Mother correctly points out the juvenile court ordered the agency to arrange services for her in Santa Clara County and update the case plan. However, the updated case plan filed by the agency was unchanged with respect to the service providers. Instead of identifying service providers in Santa Clara County, it retained the Stanislaus County providers from the original plan (i.e., Sierra Vista). Mother did not object to the content of the updated plan by bringing it to the juvenile court’s attention by filing a modification petition (§ 388) or challenging it on appeal. Consequently, she forfeited any issue with respect to where the services would be provided by her failure to timely raise it. (In re Julie M. (1999) 69 Cal.App.4th 41, 47.) She may nevertheless challenge the reasonableness of the agency’s efforts to arrange services for her in Santa Clara County, knowing that she was residing there. Indeed, that is the issue in this case.

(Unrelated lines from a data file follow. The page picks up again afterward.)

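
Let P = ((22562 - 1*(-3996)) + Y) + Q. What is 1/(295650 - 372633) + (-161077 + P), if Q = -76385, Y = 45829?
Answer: -12707968726/76983 ≈ -1.6508e+5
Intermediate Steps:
P = -3998 (P = ((22562 - 1*(-3996)) + 45829) - 76385 = ((22562 + 3996) + 45829) - 76385 = (26558 + 45829) - 76385 = 72387 - 76385 = -3998)
1/(295650 - 372633) + (-161077 + P) = 1/(295650 - 372633) + (-161077 - 3998) = 1/(-76983) - 165075 = -1/76983 - 165075 = -12707968726/76983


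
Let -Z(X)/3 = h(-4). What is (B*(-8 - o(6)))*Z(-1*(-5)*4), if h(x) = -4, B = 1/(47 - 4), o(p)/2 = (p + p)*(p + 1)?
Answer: -2112/43 ≈ -49.116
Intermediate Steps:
o(p) = 4*p*(1 + p) (o(p) = 2*((p + p)*(p + 1)) = 2*((2*p)*(1 + p)) = 2*(2*p*(1 + p)) = 4*p*(1 + p))
B = 1/43 ≈ 0.023256
Z(X) = 12 (Z(X) = -3*(-4) = 12)
(B*(-8 - o(6)))*Z(-1*(-5)*4) = ((-8 - 4*6*(1 + 6))/43)*12 = ((-8 - 4*6*7)/43)*12 = ((-8 - 1*168)/43)*12 = ((-8 - 168)/43)*12 = ((1/43)*(-176))*12 = -176/43*12 = -2112/43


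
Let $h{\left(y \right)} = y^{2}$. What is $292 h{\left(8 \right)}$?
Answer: $18688$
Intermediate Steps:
$292 h{\left(8 \right)} = 292 \cdot 8^{2} = 292 \cdot 64 = 18688$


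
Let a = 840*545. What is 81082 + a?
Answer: 538882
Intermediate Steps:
a = 457800
81082 + a = 81082 + 457800 = 538882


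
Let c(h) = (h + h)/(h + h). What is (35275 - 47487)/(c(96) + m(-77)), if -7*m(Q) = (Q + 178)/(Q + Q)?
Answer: -13164536/1179 ≈ -11166.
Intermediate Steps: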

The juvenile court removed the children from parental custody because of mother and father’s domestic violence and substance abuse. The court approved a reunification plan that addressed their need for substance abuse, domestic violence, mental health and parenting services. They began services at Sierra Vista and continued them even after they moved to San Jose. At no time did they complain the distance prevented them from participating in services. Further, they arranged with the agency’s approval to participate in services at Family and Children Services in Santa Clara County, which, according to mother, provided all the services their case plan required. In addition, to the extent she and father needed to complete any services at Sierra Vista, the agency provided them door-to-door transportation. They simply refused to accept it. As to Hosmer’s failure to call the testing facility on May 11, the juvenile court did not penalize her for not testing on that date. Rather, it was mother’s continuing refusal to drug test that ultimately caused the juvenile court to terminate her reunification services.

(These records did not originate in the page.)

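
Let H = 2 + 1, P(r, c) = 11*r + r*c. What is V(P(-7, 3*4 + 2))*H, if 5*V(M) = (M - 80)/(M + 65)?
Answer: 153/110 ≈ 1.3909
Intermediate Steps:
P(r, c) = 11*r + c*r
H = 3
V(M) = (-80 + M)/(5*(65 + M)) (V(M) = ((M - 80)/(M + 65))/5 = ((-80 + M)/(65 + M))/5 = (-80 + M)/(5*(65 + M)))
V(P(-7, 3*4 + 2))*H = ((-80 - 7*(11 + (3*4 + 2)))/(5*(65 - 7*(11 + (3*4 + 2)))))*3 = ((-80 - 7*(11 + (12 + 2)))/(5*(65 - 7*(11 + (12 + 2)))))*3 = ((-80 - 7*(11 + 14))/(5*(65 - 7*(11 + 14))))*3 = ((-80 - 7*25)/(5*(65 - 7*25)))*3 = ((-80 - 175)/(5*(65 - 175)))*3 = ((1/5)*(-255)/(-110))*3 = ((1/5)*(-1/110)*(-255))*3 = (51/110)*3 = 153/110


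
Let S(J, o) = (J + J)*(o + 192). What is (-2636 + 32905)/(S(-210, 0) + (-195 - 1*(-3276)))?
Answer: -30269/77559 ≈ -0.39027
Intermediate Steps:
S(J, o) = 2*J*(192 + o) (S(J, o) = (2*J)*(192 + o) = 2*J*(192 + o))
(-2636 + 32905)/(S(-210, 0) + (-195 - 1*(-3276))) = (-2636 + 32905)/(2*(-210)*(192 + 0) + (-195 - 1*(-3276))) = 30269/(2*(-210)*192 + (-195 + 3276)) = 30269/(-80640 + 3081) = 30269/(-77559) = 30269*(-1/77559) = -30269/77559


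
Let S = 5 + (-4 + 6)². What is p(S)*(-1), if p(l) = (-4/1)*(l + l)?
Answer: 72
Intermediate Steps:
S = 9 (S = 5 + 2² = 5 + 4 = 9)
p(l) = -8*l (p(l) = (-4*1)*(2*l) = -8*l)
p(S)*(-1) = -8*9*(-1) = -72*(-1) = 72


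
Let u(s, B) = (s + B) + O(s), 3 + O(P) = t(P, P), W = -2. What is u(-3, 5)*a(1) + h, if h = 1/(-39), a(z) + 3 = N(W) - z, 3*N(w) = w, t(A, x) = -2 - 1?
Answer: 727/39 ≈ 18.641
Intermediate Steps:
t(A, x) = -3
N(w) = w/3
O(P) = -6 (O(P) = -3 - 3 = -6)
u(s, B) = -6 + B + s (u(s, B) = (s + B) - 6 = (B + s) - 6 = -6 + B + s)
a(z) = -11/3 - z (a(z) = -3 + ((⅓)*(-2) - z) = -3 + (-⅔ - z) = -11/3 - z)
h = -1/39 ≈ -0.025641
u(-3, 5)*a(1) + h = (-6 + 5 - 3)*(-11/3 - 1*1) - 1/39 = -4*(-11/3 - 1) - 1/39 = -4*(-14/3) - 1/39 = 56/3 - 1/39 = 727/39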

Finally, with respect to the children’s placement, we can only presume the agency maintained them in Stanislaus County because it was a stable placement for them. Since mother did not raise the issue in the proceedings below, the record is silent as to the agency’s reasoning.

DISPOSITION

The petition for extraordinary writ is denied. This court’s opinion is final forthwith as to this court.


* Before Peña, Acting P.J., Smith, J. and Snauffer, J.

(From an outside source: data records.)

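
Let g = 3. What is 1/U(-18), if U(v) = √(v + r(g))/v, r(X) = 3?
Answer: 6*I*√15/5 ≈ 4.6476*I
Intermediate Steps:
U(v) = √(3 + v)/v (U(v) = √(v + 3)/v = √(3 + v)/v)
1/U(-18) = 1/(√(3 - 18)/(-18)) = 1/(-I*√15/18) = 6*I*√15/5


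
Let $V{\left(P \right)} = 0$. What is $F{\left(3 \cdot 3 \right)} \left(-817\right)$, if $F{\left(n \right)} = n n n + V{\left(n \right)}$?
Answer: $-595593$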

[1] Statutory references are to the Welfare and Institutions Code.

[2] Father also filed a writ petition, which is pending before this court (case No. F077861).

[3] The seventh child is a daughter who was not a dependent in these proceedings. Father is the biological father of five of the children, including the three subjects of this petition, although he considered himself the father of all the children.





Description Petitioner Vanessa R. (mother) seeks an extraordinary writ from the juvenile court’s orders terminating reunification services at a 12-month review hearing and setting a Welfare and Institutions Code section 366.26 hearing as to her three youngest children, now ranging in age from three to five years (the children). Mother contends the juvenile court erred in finding the Stanislaus County Community Services Agency (agency) provided her reasonable services. We deny the petition.